In 2024, Deutsche Bahn has announced the modernization of the rail network in Germany, with a focus on the general overhaul of high-performance corridors, promoting environmentally friendly rail transport due to its central location and high usage. The general overhaul of the heavily used corridors is a long-term project that is set to cover a total of 40 route sections by 2030. As a part of the largest infrastructure program since the 1994 Rail Reform, the upcoming measures will begin with the general overhaul of the heavily used sections of the Riedbahn, a 70-kilometer line between Frankfurt am Main and Mannheim.

== Activities ==
DB E.C.O. Group operates through three primary business units: engineering, consulting, and operations. Engineering for rail infrastructure design and construction, with core products focusing on mobile and digital data capture and BIM methodology in the areas of design, construction supervision, project management, validation and assessment, and environmental and geoservices.

Consulting for mobility and logistics services and digitalization, with core products focusing on rail and intermodal logistics, strategy and organization, training and expertise, zero emission mobility and IT services. Operations and maintenance of railway systems outside of Europe, with core products focusing on passenger and freight transport, strategic train service planning, condition monitoring and diagnostics, rolling stock, and system integration.

DB E.C.O. Group is headquartered in Berlin, Germany. It consists of DB Engineering & Consulting, DB International Operations, infraView, ESE Engineering und Software-Entwicklung, inno2grid, and DB E.C.O. North America (an independent member of DB Group governed by a board of directors appointed by its shareholder, DB US Holding Corporation) as well as local companies, subsidiaries and investments worldwide. As of April 2024, the company employs 8,200 individuals.

Niko Warbanoff has served as the CEO since 2019.

==Subsidiaries==
===DB International Operations===

DB International Operations (DB IO) offers integrated rail operations and maintenance (O&M) for passenger and freight services as well as rail infrastructure globally. The company was founded in 2017 and is headquartered in Berlin, Germany. DB IO has subsidiaries in North America, South America, Middle East and Asia. It operates globally as part of the DB E.C.O. Group.

DB International Operations was founded in 2017 in Germany as a subsidiary of Deutsche Bahn and a part of DB E.C.O. Group.

In July 2022, DB IO secured a contract with the National Capital Region Transport Corporation (NCRTC) to manage the operation and maintenance of India's first regional rapid transit system (RRTS).

DB IO won a contract in April 2022 to plan, operate, and maintain rail passenger transport in the Toronto metropolitan region. The client for this project is Metrolinx, a crown agency of the Government of Ontario that manages and integrates road and public transport in the Greater Toronto and Hamilton Area.

In November 2022, DB IO, along with Egyptian company Elsewedy Electric, secured a contract to operate Egypt's first high-speed rail network.

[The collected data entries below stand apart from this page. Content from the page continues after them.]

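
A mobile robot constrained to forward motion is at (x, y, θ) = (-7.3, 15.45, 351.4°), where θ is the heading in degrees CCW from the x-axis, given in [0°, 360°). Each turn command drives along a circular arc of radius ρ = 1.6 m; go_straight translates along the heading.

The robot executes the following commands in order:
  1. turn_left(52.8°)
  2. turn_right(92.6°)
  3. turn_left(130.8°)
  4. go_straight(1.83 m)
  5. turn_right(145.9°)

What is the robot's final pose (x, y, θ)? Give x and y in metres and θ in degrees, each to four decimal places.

(2.4090, 18.9671, 296.5000°)

set_pose: (x, y, θ) = (-7.3000, 15.4500, 351.4000°), ρ = 1.6
turn_left(52.8°): centre at ρ to the left, rotate +52.8° → (-5.9453, 15.8850, 404.2000° ≡ 44.2000°)
turn_right(92.6°): centre at ρ to the right, rotate −92.6° → (-3.6333, 15.8002, -48.4000° ≡ 311.6000°)
turn_left(130.8°): centre at ρ to the left, rotate +130.8° → (-0.8509, 16.6508, 442.4000° ≡ 82.4000°)
go_straight(1.83): x += 1.83·cos θ, y += 1.83·sin θ → (-0.6089, 18.4648, 82.4000°)
turn_right(145.9°): centre at ρ to the right, rotate −145.9° → (2.4090, 18.9671, -63.5000° ≡ 296.5000°)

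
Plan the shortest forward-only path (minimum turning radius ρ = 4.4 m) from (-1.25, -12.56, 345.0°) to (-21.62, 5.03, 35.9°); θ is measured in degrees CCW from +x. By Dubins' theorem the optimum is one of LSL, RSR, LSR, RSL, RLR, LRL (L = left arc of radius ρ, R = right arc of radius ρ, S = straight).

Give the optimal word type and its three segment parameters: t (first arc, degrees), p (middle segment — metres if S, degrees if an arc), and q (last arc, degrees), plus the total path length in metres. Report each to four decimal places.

Let ψ = atan2(Δy, Δx) = atan2(17.59, -20.37) = 139.1886° be the start→goal bearing.
Normalize: d = |goal − start| / ρ = 26.913658/4.4 = 6.116741, α = (θ_start − ψ) mod 360° = 205.8114° = 3.592087 rad, β = (θ_goal − ψ) mod 360° = 256.7114° = 4.480460 rad.
Common terms: sin α = -0.435411, cos α = -0.900232, sin β = -0.973225, cos β = -0.229856, cos(α−β) = 0.630676, d² = 37.414514. Work in radians in the unit-radius frame; every candidate has L = ρ·(t + p + q).
LSL: p² = 2 + d² − 2cos(α−β) + 2d(sin α − sin β) = 44.732502; p = √p² = 6.688236; φ = atan2(cos β − cos α, d + sin α − sin β) = 0.100401 rad; t = (φ − α) mod 2π = 2.791499 rad, q = (β − φ) mod 2π = 4.380059 rad → L = 4.4·(2.791499 + 6.688236 + 4.380059) = 4.4·13.859794 = 60.983094 m
RSR: p² = 2 + d² − 2cos(α−β) + 2d(sin β − sin α) = 31.573824; p = √p² = 5.619059; φ = atan2(cos α − cos β, d − sin α + sin β) = -0.119589 rad; t = (α − φ) mod 2π = 3.711676 rad, q = (φ − β) mod 2π = 1.683137 rad → L = 4.4·(3.711676 + 5.619059 + 1.683137) = 4.4·11.013872 = 48.461035 m
LSR: p² = d² − 2 + 2cos(α−β) + 2d(sin α + sin β) = 19.443353; p = √p² = 4.409462; φ = atan2(−cos α − cos β, d + sin α + sin β) − atan2(−2, p) = 0.661392 rad; t = (φ − α) mod 2π = 3.352491 rad, q = (φ − β) mod 2π = 2.464118 rad → L = 4.4·(3.352491 + 4.409462 + 2.464118) = 4.4·10.226071 = 44.994711 m
RSL: p² = d² − 2 + 2cos(α−β) − 2d(sin α + sin β) = 53.908379; p = √p² = 7.342233; φ = atan2(cos α + cos β, d − sin α − sin β) − atan2(2, p) = -0.415001 rad; t = (α − φ) mod 2π = 4.007088 rad, q = (β − φ) mod 2π = 4.895460 rad → L = 4.4·(4.007088 + 7.342233 + 4.895460) = 4.4·16.244781 = 71.477035 m
RLR: c = (6 − d² + 2cos(α−β) + 2d(sin α − sin β))/8 = -2.946728, |c| > 1 → infeasible
LRL: c = (6 − d² + 2cos(α−β) − 2d(sin α − sin β))/8 = -4.591563, |c| > 1 → infeasible
Shortest: LSR with L = 44.994711 m ≈ 44.9947 m
Convert LSR to answer units (arcs ×180/π): t = 3.352491·180/π = 192.0836°, p = ρ·p = 4.4·4.409462 = 19.4016 m, q = 2.464118·180/π = 141.1836°, L = 44.9947 m.

LSR: t = 192.0836°, p = 19.4016 m, q = 141.1836°, L = 44.9947 m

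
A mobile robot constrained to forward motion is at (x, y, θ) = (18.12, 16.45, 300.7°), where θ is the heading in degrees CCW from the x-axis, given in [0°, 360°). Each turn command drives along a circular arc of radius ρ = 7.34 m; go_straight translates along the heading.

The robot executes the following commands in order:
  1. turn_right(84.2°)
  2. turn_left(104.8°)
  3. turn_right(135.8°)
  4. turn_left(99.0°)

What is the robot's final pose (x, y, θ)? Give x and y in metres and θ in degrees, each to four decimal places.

set_pose: (x, y, θ) = (18.1200, 16.4500, 300.7000°), ρ = 7.34
turn_right(84.2°): centre at ρ to the right, rotate −84.2° → (16.1747, 6.8023, 216.5000°)
turn_left(104.8°): centre at ρ to the left, rotate +104.8° → (15.9514, -4.8264, 321.3000°)
turn_right(135.8°): centre at ρ to the right, rotate −135.8° → (12.0656, -17.8609, 185.5000°)
turn_left(99.0°): centre at ρ to the left, rotate +99.0° → (5.6629, -27.0049, 284.5000°)

(5.6629, -27.0049, 284.5000°)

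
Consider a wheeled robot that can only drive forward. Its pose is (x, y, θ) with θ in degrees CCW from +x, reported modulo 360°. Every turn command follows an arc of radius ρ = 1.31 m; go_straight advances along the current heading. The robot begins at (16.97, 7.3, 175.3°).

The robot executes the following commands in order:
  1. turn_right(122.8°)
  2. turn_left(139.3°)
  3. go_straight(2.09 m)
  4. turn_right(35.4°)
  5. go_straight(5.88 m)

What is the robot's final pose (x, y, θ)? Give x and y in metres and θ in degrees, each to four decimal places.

(6.5045, 13.4914, 156.4000°)

set_pose: (x, y, θ) = (16.9700, 7.3000, 175.3000°), ρ = 1.31
turn_right(122.8°): centre at ρ to the right, rotate −122.8° → (16.0380, 9.4031, 52.5000°)
turn_left(139.3°): centre at ρ to the left, rotate +139.3° → (14.7309, 11.4829, 191.8000°)
go_straight(2.09): x += 2.09·cos θ, y += 2.09·sin θ → (12.6850, 11.0555, 191.8000°)
turn_right(35.4°): centre at ρ to the right, rotate −35.4° → (11.8927, 11.1374, 156.4000°)
go_straight(5.88): x += 5.88·cos θ, y += 5.88·sin θ → (6.5045, 13.4914, 156.4000°)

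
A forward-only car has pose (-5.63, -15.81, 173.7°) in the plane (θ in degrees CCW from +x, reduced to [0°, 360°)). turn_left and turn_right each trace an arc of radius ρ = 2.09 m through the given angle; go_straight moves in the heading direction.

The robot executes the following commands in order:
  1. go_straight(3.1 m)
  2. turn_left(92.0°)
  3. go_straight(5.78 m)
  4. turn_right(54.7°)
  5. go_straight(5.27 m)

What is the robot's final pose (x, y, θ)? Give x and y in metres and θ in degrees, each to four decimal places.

set_pose: (x, y, θ) = (-5.6300, -15.8100, 173.7000°), ρ = 2.09
go_straight(3.1): x += 3.1·cos θ, y += 3.1·sin θ → (-8.7113, -15.4698, 173.7000°)
turn_left(92.0°): centre at ρ to the left, rotate +92.0° → (-11.0247, -17.3905, 265.7000°)
go_straight(5.78): x += 5.78·cos θ, y += 5.78·sin θ → (-11.4581, -23.1542, 265.7000°)
turn_right(54.7°): centre at ρ to the right, rotate −54.7° → (-12.4658, -24.7890, 211.0000°)
go_straight(5.27): x += 5.27·cos θ, y += 5.27·sin θ → (-16.9831, -27.5033, 211.0000°)

(-16.9831, -27.5033, 211.0000°)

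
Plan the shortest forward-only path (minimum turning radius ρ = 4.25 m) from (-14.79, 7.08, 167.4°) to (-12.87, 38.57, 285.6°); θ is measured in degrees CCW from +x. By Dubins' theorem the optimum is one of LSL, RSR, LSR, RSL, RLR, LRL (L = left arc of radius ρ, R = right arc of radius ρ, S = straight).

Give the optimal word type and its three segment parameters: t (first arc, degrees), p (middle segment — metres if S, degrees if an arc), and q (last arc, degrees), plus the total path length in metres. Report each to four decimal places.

RSR: t = 70.6508°, p = 26.3823 m, q = 171.1492°, L = 44.3181 m

Let ψ = atan2(Δy, Δx) = atan2(31.49, 1.92) = 86.5109° be the start→goal bearing.
Normalize: d = |goal − start| / ρ = 31.548479/4.25 = 7.423171, α = (θ_start − ψ) mod 360° = 80.8891° = 1.411781 rad, β = (θ_goal − ψ) mod 360° = 199.0891° = 3.474760 rad.
Common terms: sin α = 0.987384, cos α = 0.158346, sin β = -0.327038, cos β = -0.945011, cos(α−β) = -0.472551, d² = 55.103474. Work in radians in the unit-radius frame; every candidate has L = ρ·(t + p + q).
LSL: p² = 2 + d² − 2cos(α−β) + 2d(sin α − sin β) = 77.562934; p = √p² = 8.806982; φ = atan2(cos β − cos α, d + sin α − sin β) = -0.125612 rad; t = (φ − α) mod 2π = 4.745792 rad, q = (β − φ) mod 2π = 3.600373 rad → L = 4.25·(4.745792 + 8.806982 + 3.600373) = 4.25·17.153147 = 72.900873 m
RSR: p² = 2 + d² − 2cos(α−β) + 2d(sin β − sin α) = 38.534217; p = √p² = 6.207594; φ = atan2(cos α − cos β, d − sin α + sin β) = 0.178693 rad; t = (α − φ) mod 2π = 1.233089 rad, q = (φ − β) mod 2π = 2.987118 rad → L = 4.25·(1.233089 + 6.207594 + 2.987118) = 4.25·10.427800 = 44.318149 m
LSR: p² = d² − 2 + 2cos(α−β) + 2d(sin α + sin β) = 61.962089; p = √p² = 7.871600; φ = atan2(−cos α − cos β, d + sin α + sin β) − atan2(−2, p) = 0.345825 rad; t = (φ − α) mod 2π = 5.217229 rad, q = (φ − β) mod 2π = 3.154250 rad → L = 4.25·(5.217229 + 7.871600 + 3.154250) = 4.25·16.243079 = 69.033084 m
RSL: p² = d² − 2 + 2cos(α−β) − 2d(sin α + sin β) = 42.354656; p = √p² = 6.508046; φ = atan2(cos α + cos β, d − sin α − sin β) − atan2(2, p) = -0.413953 rad; t = (α − φ) mod 2π = 1.825734 rad, q = (β − φ) mod 2π = 3.888713 rad → L = 4.25·(1.825734 + 6.508046 + 3.888713) = 4.25·12.222493 = 51.945595 m
RLR: c = (6 − d² + 2cos(α−β) + 2d(sin α − sin β))/8 = -3.816777, |c| > 1 → infeasible
LRL: c = (6 − d² + 2cos(α−β) − 2d(sin α − sin β))/8 = -8.695367, |c| > 1 → infeasible
Shortest: RSR with L = 44.318149 m ≈ 44.3181 m
Convert RSR to answer units (arcs ×180/π): t = 1.233089·180/π = 70.6508°, p = ρ·p = 4.25·6.207594 = 26.3823 m, q = 2.987118·180/π = 171.1492°, L = 44.3181 m.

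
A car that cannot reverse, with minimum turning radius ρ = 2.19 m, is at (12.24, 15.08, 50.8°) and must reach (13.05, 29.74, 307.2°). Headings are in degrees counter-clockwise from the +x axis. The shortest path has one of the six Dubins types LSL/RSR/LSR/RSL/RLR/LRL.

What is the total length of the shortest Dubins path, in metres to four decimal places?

19.4637 m

Let ψ = atan2(Δy, Δx) = atan2(14.66, 0.81) = 86.8375° be the start→goal bearing.
Normalize: d = |goal − start| / ρ = 14.682360/2.19 = 6.704274, α = (θ_start − ψ) mod 360° = 323.9625° = 5.654213 rad, β = (θ_goal − ψ) mod 360° = 220.3625° = 3.846051 rad.
Common terms: sin α = -0.588314, cos α = 0.808632, sin β = -0.647622, cos β = -0.761962, cos(α−β) = -0.235142, d² = 44.947291. Work in radians in the unit-radius frame; every candidate has L = ρ·(t + p + q).
LSL: p² = 2 + d² − 2cos(α−β) + 2d(sin α − sin β) = 48.212796; p = √p² = 6.943544; φ = atan2(cos β − cos α, d + sin α − sin β) = -0.228170 rad; t = (φ − α) mod 2π = 0.400803 rad, q = (β − φ) mod 2π = 4.074221 rad → L = 2.19·(0.400803 + 6.943544 + 4.074221) = 2.19·11.418568 = 25.006663 m
RSR: p² = 2 + d² − 2cos(α−β) + 2d(sin β − sin α) = 46.622353; p = √p² = 6.828056; φ = atan2(cos α − cos β, d − sin α + sin β) = 0.232099 rad; t = (α − φ) mod 2π = 5.422114 rad, q = (φ − β) mod 2π = 2.669233 rad → L = 2.19·(5.422114 + 6.828056 + 2.669233) = 2.19·14.919403 = 32.673492 m
LSR: p² = d² − 2 + 2cos(α−β) + 2d(sin α + sin β) = 25.904900; p = √p² = 5.089686; φ = atan2(−cos α − cos β, d + sin α + sin β) − atan2(−2, p) = 0.365881 rad; t = (φ − α) mod 2π = 0.994854 rad, q = (φ − β) mod 2π = 2.803015 rad → L = 2.19·(0.994854 + 5.089686 + 2.803015) = 2.19·8.887554 = 19.463744 m
RSL: p² = d² − 2 + 2cos(α−β) − 2d(sin α + sin β) = 59.049113; p = √p² = 7.684342; φ = atan2(cos α + cos β, d − sin α − sin β) − atan2(2, p) = -0.248743 rad; t = (α − φ) mod 2π = 5.902955 rad, q = (β − φ) mod 2π = 4.094794 rad → L = 2.19·(5.902955 + 7.684342 + 4.094794) = 2.19·17.682092 = 38.723781 m
RLR: c = (6 − d² + 2cos(α−β) + 2d(sin α − sin β))/8 = -4.827794, |c| > 1 → infeasible
LRL: c = (6 − d² + 2cos(α−β) − 2d(sin α − sin β))/8 = -5.026600, |c| > 1 → infeasible
Shortest: LSR with L = 19.463744 m ≈ 19.4637 m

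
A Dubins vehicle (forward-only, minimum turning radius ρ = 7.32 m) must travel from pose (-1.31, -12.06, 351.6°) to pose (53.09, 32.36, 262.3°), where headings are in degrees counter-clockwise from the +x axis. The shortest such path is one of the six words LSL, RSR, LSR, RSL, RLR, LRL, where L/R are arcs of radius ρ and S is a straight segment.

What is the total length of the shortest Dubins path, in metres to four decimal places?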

DB IO is active in the following projects, wholly or partially owning the operations:
- In July 2022, DB IO secured a 12-year contract from the National Capital Region Transport Corporation (NCRTC) to manage the operation and maintenance of India’s first regional rapid transit system (RRTS).
- As part of a consortium consisting of Aecon, FCC Construcción and Alstom, DB IO won the contract in April 2022 to plan, operate, and maintain rail passenger transport in the Toronto metropolitan region. The GO Rail Expansion - On-Corridor Works project is one of the largest transportation projects in Canada, comprising significant modernization and expansion plans.
- DB IO was contracted to operate a freight line in Uruguay as part of a government investment program, serving a new pulp mill. This 25-year contract involves operations, design, and maintenance of specialized freight wagons and locomotives.
- In November 2022, DB IO, along with Egyptian company Elsewedy Electric, secured a contract to operate Egypt's first high-speed rail network. The 15-year contract encompasses a large new railway system from the Mediterranean to the Red Sea, making it one of Egypt's largest rail projects.